In protest to the banning of Ryans and Schlicht’s lack of disclosure, the hashtag #WAAB (We Are All Banned) was created and at least half a dozen new bot groups were created or shared in the group feed.
By mid-day Thursday, Schlicht was in a defensive mode. He posted an apology video, shared a link to a months old Octane AI pitch deck, and created forms for people to apply to become moderators of the Bots group.
Members of the group can now nominate themselves or someone else to become a Bots group moderator. A vote will be held on the Bots group to choose new moderators. However, Schlicht will gather, review and determine which nominees move forward for a vote.
Who got funding?
“Not everybody that I introduced got funding, but some of them did and that’s awesome.” Schlicht said in apology video.
However, in an interview with VentureBeat, Schlicht admitted that investors never saw the pitch decks. Rather, pitch decks were gathered for Schlicht to evaluate which startups were worth sharing with investors. The list of more than 100 was reduced to about 20 companies like Automat.ai, Zoom.ai, commerce bot Kip, character maker Imperson, travel bot Alterra, the the polling bot Polly, who recently worked with Microsoft on the launch of Microsoft Teams.
Then, Schlicht said, he shared the names of these companies via email with 35 investors, people at venture capital firms like Sequoia Capital, Lightspeed Venture Partners, and Greylock Partners.

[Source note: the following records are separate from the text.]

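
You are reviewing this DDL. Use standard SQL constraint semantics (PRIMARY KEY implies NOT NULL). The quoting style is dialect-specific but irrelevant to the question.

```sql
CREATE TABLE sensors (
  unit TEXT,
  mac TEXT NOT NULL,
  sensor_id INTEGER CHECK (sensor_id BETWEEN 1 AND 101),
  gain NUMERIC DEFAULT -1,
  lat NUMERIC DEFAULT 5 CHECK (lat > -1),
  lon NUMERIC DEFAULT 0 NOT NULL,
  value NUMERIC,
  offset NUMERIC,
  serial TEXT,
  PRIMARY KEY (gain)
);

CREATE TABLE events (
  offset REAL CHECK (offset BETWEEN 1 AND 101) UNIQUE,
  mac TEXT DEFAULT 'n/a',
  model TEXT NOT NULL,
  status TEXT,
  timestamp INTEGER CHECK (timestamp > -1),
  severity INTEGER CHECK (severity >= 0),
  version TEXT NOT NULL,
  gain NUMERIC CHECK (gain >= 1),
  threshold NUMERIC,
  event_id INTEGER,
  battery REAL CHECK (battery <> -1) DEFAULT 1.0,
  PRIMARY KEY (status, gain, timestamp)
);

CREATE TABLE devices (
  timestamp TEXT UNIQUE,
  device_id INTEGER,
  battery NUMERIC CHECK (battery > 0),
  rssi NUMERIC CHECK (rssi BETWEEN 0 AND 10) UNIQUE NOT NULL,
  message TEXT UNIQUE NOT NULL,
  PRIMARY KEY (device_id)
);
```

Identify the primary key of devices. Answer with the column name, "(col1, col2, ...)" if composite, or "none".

device_id

device_id is declared PRIMARY KEY as a table-level PRIMARY KEY clause.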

Investors then picked which companies they wanted to meet and an email introduction was made, Schlicht said.
Schlicht points to Eva, a bot that sends gifts, and another startup as companies who received funding as a result of a warm introduction.
Yet the creators of Eva and another startup who asked to be kept anonymous, told VentureBeat that their companies received funding thanks to help from Schlicht — just not via the email introductions at the center of this controversy.

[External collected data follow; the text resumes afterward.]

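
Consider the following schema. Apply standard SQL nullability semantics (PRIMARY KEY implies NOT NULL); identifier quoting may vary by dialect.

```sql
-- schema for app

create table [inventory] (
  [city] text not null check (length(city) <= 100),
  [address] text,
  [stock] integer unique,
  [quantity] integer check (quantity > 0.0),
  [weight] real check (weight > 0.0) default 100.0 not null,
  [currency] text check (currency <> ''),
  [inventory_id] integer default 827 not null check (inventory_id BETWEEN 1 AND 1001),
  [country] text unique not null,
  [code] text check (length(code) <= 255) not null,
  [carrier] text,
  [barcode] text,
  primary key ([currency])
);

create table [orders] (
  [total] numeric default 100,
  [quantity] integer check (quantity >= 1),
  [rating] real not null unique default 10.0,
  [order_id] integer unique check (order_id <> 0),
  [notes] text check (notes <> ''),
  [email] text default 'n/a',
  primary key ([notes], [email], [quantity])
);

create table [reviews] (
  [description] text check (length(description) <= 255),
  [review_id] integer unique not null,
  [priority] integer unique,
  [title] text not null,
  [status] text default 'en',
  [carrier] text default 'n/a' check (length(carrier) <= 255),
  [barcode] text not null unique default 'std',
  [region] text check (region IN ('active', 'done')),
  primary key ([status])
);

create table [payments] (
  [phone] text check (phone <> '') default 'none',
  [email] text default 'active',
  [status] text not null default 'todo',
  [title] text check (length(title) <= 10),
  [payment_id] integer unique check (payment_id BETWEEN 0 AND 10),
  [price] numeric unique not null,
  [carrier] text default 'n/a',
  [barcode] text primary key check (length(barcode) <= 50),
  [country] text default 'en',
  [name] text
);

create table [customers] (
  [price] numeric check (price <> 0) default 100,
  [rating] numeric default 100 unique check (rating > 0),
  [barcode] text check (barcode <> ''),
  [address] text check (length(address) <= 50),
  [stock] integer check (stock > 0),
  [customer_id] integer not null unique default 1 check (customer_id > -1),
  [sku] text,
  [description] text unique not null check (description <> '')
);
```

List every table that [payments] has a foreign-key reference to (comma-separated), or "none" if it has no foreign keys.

No column in payments has a REFERENCES clause.

none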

People who handed over their pitch decks to Schlicht shouldn’t be surprised, said Smooch cofounder and head of product Mike Gozzo in a comment on the group’s Facebook page. “I’m a little surprised to see so much shock over this. It’s heinous, sure, but many of you saw it coming from a mile away and you still shared pitch decks?” he said.
Schlicht is an entrepreneur who has created multiple businesses and is alumnus of the Y Combinator startup accelerator.

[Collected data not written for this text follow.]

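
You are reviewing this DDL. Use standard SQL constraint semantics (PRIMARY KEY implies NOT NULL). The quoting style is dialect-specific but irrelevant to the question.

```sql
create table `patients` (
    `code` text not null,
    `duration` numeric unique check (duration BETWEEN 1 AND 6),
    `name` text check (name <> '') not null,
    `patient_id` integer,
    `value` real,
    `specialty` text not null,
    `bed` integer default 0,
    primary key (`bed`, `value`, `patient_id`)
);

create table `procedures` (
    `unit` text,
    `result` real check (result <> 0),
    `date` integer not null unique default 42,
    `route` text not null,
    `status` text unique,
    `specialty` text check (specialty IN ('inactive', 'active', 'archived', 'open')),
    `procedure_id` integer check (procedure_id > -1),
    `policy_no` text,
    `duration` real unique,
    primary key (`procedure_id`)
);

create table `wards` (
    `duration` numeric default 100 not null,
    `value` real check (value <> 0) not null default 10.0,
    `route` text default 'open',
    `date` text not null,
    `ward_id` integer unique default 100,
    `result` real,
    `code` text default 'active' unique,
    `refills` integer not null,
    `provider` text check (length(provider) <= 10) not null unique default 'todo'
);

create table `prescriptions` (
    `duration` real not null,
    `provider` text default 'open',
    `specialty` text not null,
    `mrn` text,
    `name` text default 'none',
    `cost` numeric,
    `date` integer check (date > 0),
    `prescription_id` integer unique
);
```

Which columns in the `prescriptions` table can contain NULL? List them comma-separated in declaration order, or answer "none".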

“It doesn’t matter whether the motives were ulterior or were really to serve the community. But without at least a pinch of selfish motive, no one could’ve built this kind of a good group or forum,” wrote Srinath Akula, who suggested that Schlicht invite more moderators to participate in the forum.
On Thursday amid talk of forming new bot groups, some members wondered if this was the Bot group’s equivalent of Brexit — botxit.
Whether it’s his creation, Bots, or another group, Schlicht believes that the community needs a forum to allow people to connect, experiment and help one another.
“I think the biggest value of having a large group, whether it’s this one or another one, is it gives people a great place to share their ideas and get feedback on what they’re doing. Before I started this group, nothing like this existed,” he said. “Like I know people who found their cofounders through the group, who got feedback through the group, who get users through the group.”
From this incident, Schlicht said he learned that next time he should air on the side of full disclosure.
And of the promise to be connected to investors, some bot community members learned something too: If something appears too good to be true, it usually is.